Look at this kid go down! Joe Frazier hit the mat with more grace after Muhammad Ali cocked him. Down goes Fraz--AH! Down goes Fraz--AH!! And no fellow spelling bee friend even moves from their seat to help him. Those kids are cutthroat. They'd cut you in a dark alley for your lunch money with that kind of mindset. (I'll give the kid credit. He spells the word after getting back up. Apparently his fall jarred the letters loose in his head.)

I'm also happy to report that if any English major started sucking wind like this kid, one of our fellow chums would have come over and lend a hand after we took a dive.

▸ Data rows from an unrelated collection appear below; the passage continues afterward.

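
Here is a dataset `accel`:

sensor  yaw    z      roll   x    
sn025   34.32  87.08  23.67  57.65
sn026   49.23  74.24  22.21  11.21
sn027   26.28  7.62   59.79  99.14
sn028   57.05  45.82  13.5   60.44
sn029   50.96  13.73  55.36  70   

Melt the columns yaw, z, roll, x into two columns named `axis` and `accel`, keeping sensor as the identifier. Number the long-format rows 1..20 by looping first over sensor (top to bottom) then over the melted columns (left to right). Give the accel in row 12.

99.14

20 rows total (5 × 4). Row 12: index ⌊(12-1)/4⌋ = 2 into sensor → sn027; (12-1) mod 4 = 3 into the melted columns → x.
So row 12 is (sn027, x, 99.14); accel = 99.14.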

2.) Mustache: noun: The hair growing on the human upper lip, especially when cultivated and groomed.

Another great mystery with the spelling bee is the sheer number of 12 and 13 year old boys sporting mustaches. I wasn't sporting that much facial hair at 21. Yet these kids look like they're just a few years away from doing a Just For Men commercial. I couldn't have even tried to grow a mustache at 13. The sparse hairs on my face that remotely qualified as peach fuzz needed seven coats of shoe polish to thicken and darken them to make out a shadow of facial hair.

I'm not suggesting there should be drug-testing in the spelling bee. I'm just saying some of them are juicing, and I don't mean a V-8. 'Roids, my friends. I'm saying the kids are on mental 'roids.

3.) Militant: adj.: Very active or aggressive in support of a cause.

These spelling geniuses also have another thing going for them that many English majors do not: militant families. English majors by and large come from much more independent minded families. We're the hippies of education. We revel in the free love of books and writing. The libraries are our communes. College is our Woodstock. Whether or not we choose to dabble in tie-dyed shirts is another matter, but we English majors rarely frown on it.

But these spelling bee kids come from the Fascism school of thought. Forget Mussolini making the trains run on time, these families demand perfect memorization of giant 10,000 page dictionaries. Your friends want to play with you? Stop your foolishness! These families demand the child memorize the binary etymological route of words in the cold encasement of the family office, far from sunlight or human interaction.

The only emotion many of these kids come across is when they see the word "love" in the dictionary. And even then it's a foreign premise to them.

4.) Defeated: noun: A bringing to naught, frustration.

The moment of truth for 99% of the contestants is when they finally spell a word wrong. It's a quick walk backstage to their parents, who are not waiting with open arms half the time. You usually only see this kind of cold rejection by family on an episode of Montel Williams.

Here, again, is where English majors differ. If you write a crappy essay or story or poem (or blog post!) as an English major, someone will tell you they like it and love you. There's always someone--anyone--to tell you you're special. English majors only learn this type of defeat and rejection when publishers and editors rip your latest manuscript apart. But until then? You're always loved.

And it's not just a word you see in a dictionary.